Asparagus beetles in home gardens

Jerry Vitalis

The warm temperatures and ample rain have helped gardeners enjoy a great asparagus harvest. The conditions have also made it easy for the asparagus beetles to thrive as they lay their eggs on nearby weeds as the host.
The common asparagus beetle and the spotted asparagus beetle are two of the main pests of asparagus. Both beetles have oval-shaped bodies with moderate length antennae. The common beetle adult is bluish-black with six cream-colored spots on its back, while adult spotted beetles are reddish-orange with twelve black spots. The spotted asparagus should not be confused with the beneficial lady beetles that have an oval, almost rounded body, with a varying number of spots. They also have heads that are partly to completely concealed when viewed from above and a short antennae.

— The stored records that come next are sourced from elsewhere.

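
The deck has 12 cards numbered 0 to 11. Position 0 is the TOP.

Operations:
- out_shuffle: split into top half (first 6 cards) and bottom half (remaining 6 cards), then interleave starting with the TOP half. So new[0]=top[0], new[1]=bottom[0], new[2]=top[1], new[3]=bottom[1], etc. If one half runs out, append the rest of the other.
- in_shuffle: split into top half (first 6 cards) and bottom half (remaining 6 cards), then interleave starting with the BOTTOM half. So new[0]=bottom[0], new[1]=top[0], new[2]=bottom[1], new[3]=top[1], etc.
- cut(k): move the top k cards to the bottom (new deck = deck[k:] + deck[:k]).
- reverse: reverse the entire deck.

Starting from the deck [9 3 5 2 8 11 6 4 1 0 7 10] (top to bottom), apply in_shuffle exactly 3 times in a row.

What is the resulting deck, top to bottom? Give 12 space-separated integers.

Answer: 8 0 3 6 10 2 1 9 11 7 5 4

Derivation:
After op 1 (in_shuffle): [6 9 4 3 1 5 0 2 7 8 10 11]
After op 2 (in_shuffle): [0 6 2 9 7 4 8 3 10 1 11 5]
After op 3 (in_shuffle): [8 0 3 6 10 2 1 9 11 7 5 4]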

Common asparagus beetle adults overwinter in sheltered areas such as under loose tree bark, hollow stems of asparagus plants and of course weeds. Adults appear in gardens just as the spears emerge from the soil in the spring. They lay many dark brown, oval-shaped eggs on end in rows on spears, ferns, flower buds, etc. The eggs hatch within a week and the larvae migrate to the ferns to start feeding. They feed for about two weeks and fall to the ground to pupate in the soil. About a week later, adults emerge to start another generation, feeding on the ferns for the rest of the growing season.
The spotted asparagus beetle has a similar life cycle, but usually appears in gardens later; appearing in mid-May and disappearing in late July. The orange larvae typically feed on the berries, or fruit of the asparagus, feeding on the spears by both varieties. They can cause browning, scarring, and may cause the spears to bend over into a shepherd’s crook. Significant defoliation can weaken the plants and reduce the ability to provide nutrients for the coming year, therefore causing winter kill, especially in young plants.
Handpicking can be effective in small gardens, but less practical in large gardens. If you detect heavy infestation, you may choses to use an insecticide. Look at the label and look for the active ingredients that have pyrethrins, malation, carbaryl, and permethrin. Since carbaryl kills honey bees, avoid spraying when other plants are flowering and spray towards evening. Always read the labels on insecticides and follow the instructions carefully.